June 4 (Reuters) - U.S. energy firms this week cut the
number of oil and natural gas rigs operating for the first time
in six weeks as growth in drilling slows despite crude prices
hitting their highest since 2018.
The U.S. oil and gas rig count, an early indicator of future
output, fell by one to 456 in the week to June 4, according to
data on Friday from energy services firm Baker Hughes Co
. <RIG-OL-USA-BHI> <RIG-OL-USA-BHI> <RIG-GS-USA-BHI>
Despite this week's decline, the total rig count was up 172
rigs, or 61%, over this time last year. It was also up 87% since
falling to a record low of 244 in August 2020, according to
Baker Hughes data going back to 1940.
U.S. oil rigs were steady at 359 this week, after rising for
four weeks in a row. Gas rigs fell one to 97, dropping for a
fourth straight week in the longest losing streak since May
U.S. crude futures were trading above $69 a barrel on
Friday, putting the contract on track for its highest close
since October 2018.
With prices mostly rising since October 2020, some energy
firms have said they plan to boost spending after cutting
drilling and completion expenditures over the past two years.

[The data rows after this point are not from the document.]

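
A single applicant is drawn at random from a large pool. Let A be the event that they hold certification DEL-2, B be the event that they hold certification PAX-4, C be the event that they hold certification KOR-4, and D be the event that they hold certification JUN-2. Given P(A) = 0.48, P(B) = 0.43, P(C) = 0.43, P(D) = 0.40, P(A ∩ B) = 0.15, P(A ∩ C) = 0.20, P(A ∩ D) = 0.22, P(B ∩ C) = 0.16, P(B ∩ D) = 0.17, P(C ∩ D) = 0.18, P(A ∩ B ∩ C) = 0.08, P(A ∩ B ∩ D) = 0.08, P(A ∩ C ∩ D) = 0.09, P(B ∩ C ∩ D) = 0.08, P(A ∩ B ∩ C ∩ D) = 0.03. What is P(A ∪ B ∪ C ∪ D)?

0.96

P(A ∪ B ∪ C ∪ D) = 0.48 + 0.43 + 0.43 + 0.40 − 0.15 − 0.20 − 0.22 − 0.16 − 0.17 − 0.18 + 0.08 + 0.08 + 0.09 + 0.08 − 0.03 = 0.96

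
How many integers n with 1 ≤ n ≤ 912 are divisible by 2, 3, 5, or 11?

⌊912/2⌋ + ⌊912/3⌋ + ⌊912/5⌋ + ⌊912/11⌋ − ⌊912/6⌋ − ⌊912/10⌋ − ⌊912/22⌋ − ⌊912/15⌋ − ⌊912/33⌋ − ⌊912/55⌋ + ⌊912/30⌋ + ⌊912/66⌋ + ⌊912/110⌋ + ⌊912/165⌋ − ⌊912/330⌋ = 456 + 304 + 182 + 82 − 152 − 91 − 41 − 60 − 27 − 16 + 30 + 13 + 8 + 5 − 2 = 691

691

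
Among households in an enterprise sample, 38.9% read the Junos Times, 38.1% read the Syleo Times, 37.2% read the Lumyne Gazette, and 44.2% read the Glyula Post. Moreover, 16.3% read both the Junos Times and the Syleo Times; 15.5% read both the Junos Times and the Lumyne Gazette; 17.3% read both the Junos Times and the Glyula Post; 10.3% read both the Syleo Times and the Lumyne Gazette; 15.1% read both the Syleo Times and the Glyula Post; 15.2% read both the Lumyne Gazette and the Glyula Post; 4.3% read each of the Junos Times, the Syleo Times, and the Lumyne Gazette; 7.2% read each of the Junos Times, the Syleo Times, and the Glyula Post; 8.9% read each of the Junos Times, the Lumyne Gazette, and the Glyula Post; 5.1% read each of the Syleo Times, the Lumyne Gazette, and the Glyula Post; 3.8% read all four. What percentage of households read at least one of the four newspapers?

Using inclusion–exclusion:
P(union) = 38.9 + 38.1 + 37.2 + 44.2 − 16.3 − 15.5 − 17.3 − 10.3 − 15.1 − 15.2 + 4.3 + 7.2 + 8.9 + 5.1 − 3.8 = 90.4%

90.4%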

That spending increase, however, remains small as most firms
continue to focus on boosting cash flow, reducing debt and
increasing shareholder returns rather than adding output.
Since the middle of February, the rate at which rigs have
been added and total number employed have both started to lag
behind previous recoveries.
Many analysts do not expect that extra spending to boost
output at all. Instead, they think it will only replace natural
declines in existing well production.
"We continue to see limited remaining upside for rig count
activity in the United States, with rig additions having slowed
down recently," analysts at Goldman Sachs said.
Goldman forecast the rig count would reach 490-510 rigs by
the end of 2021, keeping U.S. production flat.